Department of Computer Science, University of Illinois at Urbana-Champaign, Urbana, Illinois, United States of America.
Institute for Genomic Biology, University of Illinois at Urbana-Champaign, Urbana, Illinois, United States of America.
PLoS Comput Biol. 2018 Sep 26;14(9):e1006459. doi: 10.1371/journal.pcbi.1006459. eCollection 2018 Sep.
Studying a gene's regulatory mechanisms is a tedious process that involves identification of candidate regulators by transcription factor (TF) knockout or over-expression experiments, delineation of enhancers by reporter assays, and demonstration of direct TF influence by site mutagenesis, among other approaches. Such experiments are often chosen based on the biologist's intuition, from several testable hypotheses. We pursue the goal of making this process systematic by using ideas from information theory to reason about experiments in gene regulation, in the hope of ultimately enabling rigorous experiment design strategies. For this, we make use of a state-of-the-art mathematical model of gene expression, which provides a way to formalize our current knowledge of cis- as well as trans- regulatory mechanisms of a gene. Ambiguities in such knowledge can be expressed as uncertainties in the model, which we capture formally by building an ensemble of plausible models that fit the existing data and defining a probability distribution over the ensemble. We then characterize the impact of a new experiment on our understanding of the gene's regulation based on how the ensemble of plausible models and its probability distribution changes when challenged with results from that experiment. This allows us to assess the 'value' of the experiment retroactively as the reduction in entropy of the distribution (information gain) resulting from the experiment's results. We fully formalize this novel approach to reasoning about gene regulation experiments and use it to evaluate a variety of perturbation experiments on two developmental genes of D. melanogaster. We also provide objective and 'biologist-friendly' descriptions of the information gained from each such experiment. The rigorously defined information theoretic approaches presented here can be used in the future to formulate systematic strategies for experiment design pertaining to studies of gene regulatory mechanisms.

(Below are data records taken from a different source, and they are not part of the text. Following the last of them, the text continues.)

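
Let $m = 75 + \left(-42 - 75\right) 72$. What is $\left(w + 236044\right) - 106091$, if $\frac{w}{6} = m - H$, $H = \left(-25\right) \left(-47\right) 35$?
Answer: $-166891$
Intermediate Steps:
$m = -8349$ ($m = 75 + \left(-42 - 75\right) 72 = 75 - 8424 = -8349$)
$H = 41125$ ($H = 1175 \cdot 35 = 41125$)
$w = -296844$ ($w = 6 \left(-8349 - 41125\right) = 6 \left(-49474\right) = -296844$)
$\left(w + 236044\right) - 106091 = \left(-296844 + 236044\right) - 106091 = -60800 - 106091 = -166891$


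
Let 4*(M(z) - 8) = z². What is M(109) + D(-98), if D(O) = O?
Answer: 11521/4 ≈ 2880.3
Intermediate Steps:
M(z) = 8 + z²/4
M(109) + D(-98) = (8 + (¼)*109²) - 98 = (8 + (¼)*11881) - 98 = (8 + 11881/4) - 98 = 11913/4 - 98 = 11521/4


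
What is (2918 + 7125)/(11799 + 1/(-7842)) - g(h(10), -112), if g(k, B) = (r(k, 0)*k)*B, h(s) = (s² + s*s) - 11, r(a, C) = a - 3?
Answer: 364304804949942/92527757 ≈ 3.9372e+6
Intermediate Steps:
r(a, C) = -3 + a
h(s) = -11 + 2*s² (h(s) = (s² + s²) - 11 = 2*s² - 11 = -11 + 2*s²)
g(k, B) = B*k*(-3 + k) (g(k, B) = ((-3 + k)*k)*B = (k*(-3 + k))*B = B*k*(-3 + k))
(2918 + 7125)/(11799 + 1/(-7842)) - g(h(10), -112) = (2918 + 7125)/(11799 + 1/(-7842)) - (-112)*(-11 + 2*10²)*(-3 + (-11 + 2*10²)) = 10043/(11799 - 1/7842) - (-112)*(-11 + 2*100)*(-3 + (-11 + 2*100)) = 10043/(92527757/7842) - (-112)*(-11 + 200)*(-3 + (-11 + 200)) = 10043*(7842/92527757) - (-112)*189*(-3 + 189) = 78757206/92527757 - (-112)*189*186 = 78757206/92527757 - 1*(-3937248) = 78757206/92527757 + 3937248 = 364304804949942/92527757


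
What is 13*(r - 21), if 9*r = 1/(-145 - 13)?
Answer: -388219/1422 ≈ -273.01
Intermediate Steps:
r = -1/1422 (r = 1/(9*(-145 - 13)) = (1/9)/(-158) = (1/9)*(-1/158) = -1/1422 ≈ -0.00070324)
13*(r - 21) = 13*(-1/1422 - 21) = 13*(-29863/1422) = -388219/1422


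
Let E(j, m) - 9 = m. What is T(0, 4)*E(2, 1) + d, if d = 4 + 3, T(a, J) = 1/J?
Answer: 19/2 ≈ 9.5000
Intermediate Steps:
E(j, m) = 9 + m
T(a, J) = 1/J
d = 7
T(0, 4)*E(2, 1) + d = (9 + 1)/4 + 7 = (¼)*10 + 7 = 5/2 + 7 = 19/2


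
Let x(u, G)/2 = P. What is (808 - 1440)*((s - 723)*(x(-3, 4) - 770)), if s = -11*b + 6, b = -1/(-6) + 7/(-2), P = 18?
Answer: -946795408/3 ≈ -3.1560e+8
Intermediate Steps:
x(u, G) = 36 (x(u, G) = 2*18 = 36)
b = -10/3 (b = -1*(-1/6) + 7*(-1/2) = 1/6 - 7/2 = -10/3 ≈ -3.3333)
s = 128/3 (s = -11*(-10/3) + 6 = 110/3 + 6 = 128/3 ≈ 42.667)
(808 - 1440)*((s - 723)*(x(-3, 4) - 770)) = (808 - 1440)*((128/3 - 723)*(36 - 770)) = -(-1289912)*(-734)/3 = -632*1498094/3 = -946795408/3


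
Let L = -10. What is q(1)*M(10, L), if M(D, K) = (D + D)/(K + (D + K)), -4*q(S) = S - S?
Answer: 0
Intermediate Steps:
q(S) = 0 (q(S) = -(S - S)/4 = -¼*0 = 0)
M(D, K) = 2*D/(D + 2*K) (M(D, K) = (2*D)/(D + 2*K) = 2*D/(D + 2*K))
q(1)*M(10, L) = 0*(2*10/(10 + 2*(-10))) = 0*(2*10/(10 - 20)) = 0*(2*10/(-10)) = 0*(2*10*(-⅒)) = 0*(-2) = 0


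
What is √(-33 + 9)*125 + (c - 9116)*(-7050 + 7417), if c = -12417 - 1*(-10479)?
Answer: -4056818 + 250*I*√6 ≈ -4.0568e+6 + 612.37*I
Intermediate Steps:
c = -1938 (c = -12417 + 10479 = -1938)
√(-33 + 9)*125 + (c - 9116)*(-7050 + 7417) = √(-33 + 9)*125 + (-1938 - 9116)*(-7050 + 7417) = √(-24)*125 - 11054*367 = (2*I*√6)*125 - 4056818 = 250*I*√6 - 4056818 = -4056818 + 250*I*√6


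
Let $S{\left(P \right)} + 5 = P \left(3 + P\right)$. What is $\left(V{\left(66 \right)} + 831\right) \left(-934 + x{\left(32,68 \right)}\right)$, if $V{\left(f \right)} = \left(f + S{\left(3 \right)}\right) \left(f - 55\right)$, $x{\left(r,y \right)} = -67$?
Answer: $-1701700$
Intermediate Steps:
$S{\left(P \right)} = -5 + P \left(3 + P\right)$
$V{\left(f \right)} = \left(-55 + f\right) \left(13 + f\right)$ ($V{\left(f \right)} = \left(f + \left(-5 + 3^{2} + 3 \cdot 3\right)\right) \left(f - 55\right) = \left(f + \left(-5 + 9 + 9\right)\right) \left(-55 + f\right) = \left(f + 13\right) \left(-55 + f\right) = \left(13 + f\right) \left(-55 + f\right) = \left(-55 + f\right) \left(13 + f\right)$)
$\left(V{\left(66 \right)} + 831\right) \left(-934 + x{\left(32,68 \right)}\right) = \left(\left(-715 + 66^{2} - 2772\right) + 831\right) \left(-934 - 67\right) = \left(\left(-715 + 4356 - 2772\right) + 831\right) \left(-1001\right) = \left(869 + 831\right) \left(-1001\right) = 1700 \left(-1001\right) = -1701700$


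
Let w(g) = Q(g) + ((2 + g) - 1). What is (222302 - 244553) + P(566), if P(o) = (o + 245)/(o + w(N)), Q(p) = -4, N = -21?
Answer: -12059231/542 ≈ -22250.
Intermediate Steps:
w(g) = -3 + g (w(g) = -4 + ((2 + g) - 1) = -4 + (1 + g) = -3 + g)
P(o) = (245 + o)/(-24 + o) (P(o) = (o + 245)/(o + (-3 - 21)) = (245 + o)/(o - 24) = (245 + o)/(-24 + o))
(222302 - 244553) + P(566) = (222302 - 244553) + (245 + 566)/(-24 + 566) = -22251 + 811/542 = -12059231/542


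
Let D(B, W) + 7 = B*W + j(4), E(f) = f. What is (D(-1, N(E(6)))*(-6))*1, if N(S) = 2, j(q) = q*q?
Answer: -42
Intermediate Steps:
j(q) = q²
D(B, W) = 9 + B*W (D(B, W) = -7 + (B*W + 4²) = -7 + (B*W + 16) = -7 + (16 + B*W) = 9 + B*W)
(D(-1, N(E(6)))*(-6))*1 = ((9 - 1*2)*(-6))*1 = ((9 - 2)*(-6))*1 = (7*(-6))*1 = -42*1 = -42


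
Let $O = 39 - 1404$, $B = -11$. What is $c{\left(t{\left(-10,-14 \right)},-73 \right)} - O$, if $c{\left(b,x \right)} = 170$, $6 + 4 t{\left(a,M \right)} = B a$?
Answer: $1535$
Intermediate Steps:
$O = -1365$ ($O = 39 - 1404 = -1365$)
$t{\left(a,M \right)} = - \frac{3}{2} - \frac{11 a}{4}$ ($t{\left(a,M \right)} = - \frac{3}{2} + \frac{\left(-11\right) a}{4} = - \frac{3}{2} - \frac{11 a}{4}$)
$c{\left(t{\left(-10,-14 \right)},-73 \right)} - O = 170 - -1365 = 170 + 1365 = 1535$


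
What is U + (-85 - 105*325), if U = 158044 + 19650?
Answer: 143484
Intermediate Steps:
U = 177694
U + (-85 - 105*325) = 177694 + (-85 - 105*325) = 177694 + (-85 - 34125) = 177694 - 34210 = 143484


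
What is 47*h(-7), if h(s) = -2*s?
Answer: 658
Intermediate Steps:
47*h(-7) = 47*(-2*(-7)) = 47*14 = 658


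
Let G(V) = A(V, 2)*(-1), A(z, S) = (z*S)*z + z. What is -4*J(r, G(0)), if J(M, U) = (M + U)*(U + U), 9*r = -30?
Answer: 0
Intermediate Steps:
r = -10/3 (r = (⅑)*(-30) = -10/3 ≈ -3.3333)
A(z, S) = z + S*z² (A(z, S) = (S*z)*z + z = S*z² + z = z + S*z²)
G(V) = -V*(1 + 2*V) (G(V) = (V*(1 + 2*V))*(-1) = -V*(1 + 2*V))
J(M, U) = 2*U*(M + U) (J(M, U) = (M + U)*(2*U) = 2*U*(M + U))
-4*J(r, G(0)) = -8*(-1*0*(1 + 2*0))*(-10/3 - 1*0*(1 + 2*0)) = -8*(-1*0*(1 + 0))*(-10/3 - 1*0*(1 + 0)) = -8*(-1*0*1)*(-10/3 - 1*0*1) = -8*0*(-10/3 + 0) = -8*0*(-10)/3 = -4*0 = 0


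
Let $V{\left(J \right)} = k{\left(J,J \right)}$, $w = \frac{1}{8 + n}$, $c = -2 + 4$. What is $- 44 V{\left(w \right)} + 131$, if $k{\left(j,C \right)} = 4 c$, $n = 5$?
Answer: $-221$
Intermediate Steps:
$c = 2$
$w = \frac{1}{13}$ ($w = \frac{1}{8 + 5} = \frac{1}{13} \approx 0.076923$)
$k{\left(j,C \right)} = 8$ ($k{\left(j,C \right)} = 4 \cdot 2 = 8$)
$V{\left(J \right)} = 8$
$- 44 V{\left(w \right)} + 131 = \left(-44\right) 8 + 131 = -352 + 131 = -221$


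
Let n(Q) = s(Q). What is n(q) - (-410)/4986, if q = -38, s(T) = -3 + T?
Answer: -102008/2493 ≈ -40.918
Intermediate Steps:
n(Q) = -3 + Q
n(q) - (-410)/4986 = (-3 - 38) - (-410)/4986 = -41 - (-410)/4986 = -41 - 1*(-205/2493) = -41 + 205/2493 = -102008/2493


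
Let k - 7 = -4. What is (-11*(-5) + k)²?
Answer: 3364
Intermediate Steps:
k = 3 (k = 7 - 4 = 3)
(-11*(-5) + k)² = (-11*(-5) + 3)² = (55 + 3)² = 58² = 3364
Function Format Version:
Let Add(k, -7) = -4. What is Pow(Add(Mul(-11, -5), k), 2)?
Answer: 3364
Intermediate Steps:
k = 3 (k = Add(7, -4) = 3)
Pow(Add(Mul(-11, -5), k), 2) = Pow(Add(Mul(-11, -5), 3), 2) = Pow(Add(55, 3), 2) = Pow(58, 2) = 3364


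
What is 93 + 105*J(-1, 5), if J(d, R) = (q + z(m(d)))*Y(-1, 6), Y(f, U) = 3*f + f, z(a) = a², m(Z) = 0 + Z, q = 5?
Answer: -2427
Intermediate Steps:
m(Z) = Z
Y(f, U) = 4*f
J(d, R) = -20 - 4*d² (J(d, R) = (5 + d²)*(4*(-1)) = (5 + d²)*(-4) = -20 - 4*d²)
93 + 105*J(-1, 5) = 93 + 105*(-20 - 4*(-1)²) = 93 + 105*(-20 - 4*1) = 93 + 105*(-20 - 4) = 93 + 105*(-24) = 93 - 2520 = -2427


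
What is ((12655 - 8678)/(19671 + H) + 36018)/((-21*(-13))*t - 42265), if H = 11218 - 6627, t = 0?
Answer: -873872693/1025433430 ≈ -0.85220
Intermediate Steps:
H = 4591
((12655 - 8678)/(19671 + H) + 36018)/((-21*(-13))*t - 42265) = ((12655 - 8678)/(19671 + 4591) + 36018)/(-21*(-13)*0 - 42265) = (3977/24262 + 36018)/(273*0 - 42265) = (3977*(1/24262) + 36018)/(0 - 42265) = (3977/24262 + 36018)/(-42265) = (873872693/24262)*(-1/42265) = -873872693/1025433430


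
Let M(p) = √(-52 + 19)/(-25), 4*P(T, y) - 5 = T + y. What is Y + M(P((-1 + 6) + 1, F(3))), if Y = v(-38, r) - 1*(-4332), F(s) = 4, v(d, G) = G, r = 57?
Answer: 4389 - I*√33/25 ≈ 4389.0 - 0.22978*I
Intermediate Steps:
P(T, y) = 5/4 + T/4 + y/4 (P(T, y) = 5/4 + (T + y)/4 = 5/4 + (T/4 + y/4) = 5/4 + T/4 + y/4)
M(p) = -I*√33/25 (M(p) = √(-33)*(-1/25) = (I*√33)*(-1/25) = -I*√33/25)
Y = 4389 (Y = 57 - 1*(-4332) = 57 + 4332 = 4389)
Y + M(P((-1 + 6) + 1, F(3))) = 4389 - I*√33/25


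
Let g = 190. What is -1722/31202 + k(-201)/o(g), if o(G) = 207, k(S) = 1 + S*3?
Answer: -9570029/3229407 ≈ -2.9634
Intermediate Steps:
k(S) = 1 + 3*S
-1722/31202 + k(-201)/o(g) = -1722/31202 + (1 + 3*(-201))/207 = -1722*1/31202 + (1 - 603)*(1/207) = -861/15601 - 602*1/207 = -861/15601 - 602/207 = -9570029/3229407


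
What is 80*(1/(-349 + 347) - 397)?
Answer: -31800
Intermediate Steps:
80*(1/(-349 + 347) - 397) = 80*(1/(-2) - 397) = 80*(-1/2 - 397) = 80*(-795/2) = -31800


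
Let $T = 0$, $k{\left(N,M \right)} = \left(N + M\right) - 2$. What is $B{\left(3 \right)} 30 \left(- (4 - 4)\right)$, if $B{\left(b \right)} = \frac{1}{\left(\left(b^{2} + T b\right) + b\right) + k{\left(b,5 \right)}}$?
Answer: $0$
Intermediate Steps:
$k{\left(N,M \right)} = -2 + M + N$ ($k{\left(N,M \right)} = \left(M + N\right) - 2 = -2 + M + N$)
$B{\left(b \right)} = \frac{1}{3 + b^{2} + 2 b}$ ($B{\left(b \right)} = \frac{1}{\left(\left(b^{2} + 0 b\right) + b\right) + \left(-2 + 5 + b\right)} = \frac{1}{\left(\left(b^{2} + 0\right) + b\right) + \left(3 + b\right)} = \frac{1}{\left(b^{2} + b\right) + \left(3 + b\right)} = \frac{1}{\left(b + b^{2}\right) + \left(3 + b\right)} = \frac{1}{3 + b^{2} + 2 b}$)
$B{\left(3 \right)} 30 \left(- (4 - 4)\right) = \frac{1}{3 + 3^{2} + 2 \cdot 3} \cdot 30 \left(- (4 - 4)\right) = \frac{1}{3 + 9 + 6} \cdot 30 \left(\left(-1\right) 0\right) = \frac{1}{18} \cdot 30 \cdot 0 = \frac{5}{3} \cdot 0 = 0$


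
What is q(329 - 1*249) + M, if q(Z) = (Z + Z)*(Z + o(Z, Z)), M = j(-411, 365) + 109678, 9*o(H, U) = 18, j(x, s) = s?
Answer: 123163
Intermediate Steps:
o(H, U) = 2 (o(H, U) = (⅑)*18 = 2)
M = 110043 (M = 365 + 109678 = 110043)
q(Z) = 2*Z*(2 + Z) (q(Z) = (Z + Z)*(Z + 2) = (2*Z)*(2 + Z) = 2*Z*(2 + Z))
q(329 - 1*249) + M = 2*(329 - 1*249)*(2 + (329 - 1*249)) + 110043 = 2*(329 - 249)*(2 + (329 - 249)) + 110043 = 2*80*(2 + 80) + 110043 = 2*80*82 + 110043 = 13120 + 110043 = 123163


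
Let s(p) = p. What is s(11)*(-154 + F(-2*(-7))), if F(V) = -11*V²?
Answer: -25410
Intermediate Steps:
s(11)*(-154 + F(-2*(-7))) = 11*(-154 - 11*(-2*(-7))²) = 11*(-154 - 11*14²) = 11*(-154 - 11*196) = 11*(-154 - 2156) = 11*(-2310) = -25410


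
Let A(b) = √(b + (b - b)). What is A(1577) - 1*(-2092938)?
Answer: 2092938 + √1577 ≈ 2.0930e+6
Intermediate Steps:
A(b) = √b (A(b) = √(b + 0) = √b)
A(1577) - 1*(-2092938) = √1577 - 1*(-2092938) = √1577 + 2092938 = 2092938 + √1577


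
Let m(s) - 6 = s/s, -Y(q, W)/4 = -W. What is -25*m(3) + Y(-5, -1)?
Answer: -179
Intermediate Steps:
Y(q, W) = 4*W (Y(q, W) = -(-4)*W = 4*W)
m(s) = 7 (m(s) = 6 + s/s = 6 + 1 = 7)
-25*m(3) + Y(-5, -1) = -25*7 + 4*(-1) = -175 - 4 = -179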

研究基因的调控机制是一个繁琐的过程,通常需要通过转录因子(TF)敲除或过表达实验来鉴定候选调控因子,通过报告基因实验来描绘增强子,以及通过位点突变来证明直接的 TF 影响等方法。这些实验通常是基于生物学家的直觉,从几个可测试的假设中选择的。我们希望通过使用信息论的思想来系统性地研究基因调控中的实验,最终实现严格的实验设计策略。为此,我们利用了一种最先进的基因表达数学模型,该模型为我们形式化地表达基因顺式和反式调控机制的当前知识提供了一种方法。这种知识中的歧义可以表示为模型中的不确定性,我们通过构建一组拟合现有数据的合理模型并定义模型集合上的概率分布来正式捕获这些不确定性。然后,我们根据新实验对我们对基因调控理解的影响,通过比较该实验结果前后合理模型集合及其概率分布的变化来进行特征描述。这使我们能够根据实验结果导致的分布熵减少(信息增益)来回溯性地评估实验的“价值”。我们充分形式化了这种用于基因调控实验推理的新方法,并将其应用于评估两种黑腹果蝇发育基因的各种扰动实验。我们还提供了从每个实验中获得的信息的客观和“生物学家友好”的描述。这里提出的严格定义的信息论方法可用于未来制定与基因调控机制研究相关的系统实验设计策略。